Woohoo! Not long after our publications in Animal Cognition and Marine Mammal Science, Dr. Stephanie King and a colleague have a review in Biology Letters on vocal matching in animals.
Title: Vocal Matching: the what, the why and the how.
Authors: Stephanie King and Peter McGregor.
Abstract: Over the years, vocal matching has progressed beyond being an interesting behavioural phenomenon to one that now has relevance to a wide range of fields.
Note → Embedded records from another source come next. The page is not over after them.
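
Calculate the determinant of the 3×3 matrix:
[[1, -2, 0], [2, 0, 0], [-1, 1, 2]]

Expansion along first row:
det = 1·det([[0,0],[1,2]]) - -2·det([[2,0],[-1,2]]) + 0·det([[2,0],[-1,1]])
    = 1·(0·2 - 0·1) - -2·(2·2 - 0·-1) + 0·(2·1 - 0·-1)
    = 1·0 - -2·4 + 0·2
    = 0 + 8 + 0 = 8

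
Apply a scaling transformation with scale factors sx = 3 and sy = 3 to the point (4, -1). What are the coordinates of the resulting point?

Scaling matrix:
[[3, 0], [0, 3]]
Result: (4 × 3, -1 × 3) = (12, -3)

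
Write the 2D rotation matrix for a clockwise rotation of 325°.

Rotation matrix formula: [[cos θ, -sin θ], [sin θ, cos θ]]
A clockwise rotation by 325° is equivalent to a counterclockwise rotation by -325°.
For θ = -325°:
cos(-325°) = 0.8192
sin(-325°) = 0.5736
Result: [[0.8192, -0.5736], [0.5736, 0.8192]]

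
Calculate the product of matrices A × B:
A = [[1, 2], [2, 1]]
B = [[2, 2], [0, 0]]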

In this review, we use birds and cetaceans to explain what vocal matching is, why animals vocally match and how vocal matching can be identified. We show that while the functional aspects of vocal matching are similar, the contexts in which matching is used can differ between taxa. Whereas vocal matching in songbirds facilitates mate attraction and the immediate defence of resources, in parrots and cetaceans it plays a role in the maintenance of social bonds and the promotion of behavioural synchrony. We propose criteria for defining vocal matching with the aim of stimulating more matching studies across a wider range of taxa, including those using other, non-vocal, communication modalities. Finally, we encourage future studies to explore the importance of vocal learning in the development of vocal matching, and the information it may provide to third parties in the communication network.
Key words: songbirds; cetaceans, vocal matching; vocal learning; interactive playbacks.